It pains me to say this, but our very own podcaster and newlywed, Fisherman, has finally gone off the deep end. After marrying his longtime lady, Buggiewoman, this nautical master flew out to Hawaii for his honeymoon where he promptly raped a shark.
As his wife stood on shore, screaming for him to stop, Fish grabbed hold of a nearby marine creature and then slipped “little fishy” out of his hidey hole and proceeded to plunder the blow hole. Yes, yes, I know that sharks don’t have blowholes – at least not ones meant for blowing through, but Fisherman found a way. The attack continued for over five minutes, which led Buggiewoman to become concerned that something was wrong – Fish can’t swim upstream that long, if you know what I mean.
After calling the police, Fisherman ducked under the waves and released his victim, who subsequently claimed that the laws of the sea had now betrothed them. Fisherman denied the shark his love, and in a scene not terribly similar to Casablanca, he cried and ran away.
The police swiftly rounded him up, as he had forgotten that his swim trunks didn’t have a pee hole and had ripped his penis out of his shorts like Hulk Hogan through a wife beater to have sex with that shark. He was taken in and charged with lewd behavior in a public space, and sodomy with an animal, which wasn’t such a big deal since he’s been on the bestiality offenders list for twenty years already.
In prison, Fisherman quickly aligned himself with a crew of pimps and ho’s that had been imprisoned the night before. The leader of this crew was known as Peepaw Purple Panty Power (P-Quad for short), and he didn’t take kindly to Fisherman’s attempt to take over his gang. Things escalated, and Farva got shived – no one’s really sure why that happened, but you know, shit got real. Then it went from bad to worse! The crew used Farva’s shivving to sneak out, where they armed themselves for a final showdown.
P-Quad had a clear advantage in the gun fight as he had disturbingly large eyes that helped him see in the dark, but as it turned out, he was really, really bad at aiming (shoulda played more COD BLOPS, P-Quad!) Dave took out P-Quad quickly and convinced his Australian lover, Mutts, to give up his life of crime.
Mutts wasn’t content with simply leaving behind his life of crime, and instead turned himself into a super soldier for justice called Captain Texas. His first order of business as a marauding super hero was to convince Buggiewoman that the Fisherman’s life of crime and marine-rape wasn’t the sort of life she wanted to get mixed up in.
Mutts, errr, Captain Texas and the Buggiewoman ran off together. Fisherman tried to follow them, but Buggiewoman was too crafty for him. She changed her name to Pirate Marx and donned a mustachioed disguise that really, really turned Mutts on (he’d been in prison for years, remember?) The last time anyone had heard from them, Pirate Marx and Captain Texas were living in Indonesia, farming walnuts for a colony of midgets that bore a strange resemblance to their fallen friend, Farva. They named all of the midgets Baby Flavor as they taste just like real babies.

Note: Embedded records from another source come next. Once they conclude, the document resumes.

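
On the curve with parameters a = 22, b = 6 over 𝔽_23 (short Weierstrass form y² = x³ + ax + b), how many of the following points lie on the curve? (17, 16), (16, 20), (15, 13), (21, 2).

(17, 16): 16² ≡ 3, rhs ≡ 3 → on.
(16, 20): 20² ≡ 9, rhs ≡ 15 → off.
(15, 13): 13² ≡ 8, rhs ≡ 8 → on.
(21, 2): 2² ≡ 4, rhs ≡ 0 → off.

2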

Fisherman, however, did not have quite as happy an ending. He tried his best to forget about the love of his life, the shark, but just couldn’t get that sweet, sweet fish out of his mind. He swam through the surf for days, screaming out the name of his lost love, “Shark Stranger! Shark Stranger that I raped!” but his shark never returned (though he did get a few crabs.) He eventually retreated to the woods, never to be seen again.
We’ll miss you, Fisherman. Long live the Fish!
UPDATE: It turns out that Fisherman is alive and well! He is happily living in Papau New Guinea with his new love, a buck-toothed monkey that he named Peepaw in honor of the pimp that he had to kill back in Hawaii. It is a fitting nickname, as the monkey can only reach climax when he is playing with his own urine, which has dyed his hands yellow. Good on ya, Fish! We wish you the best!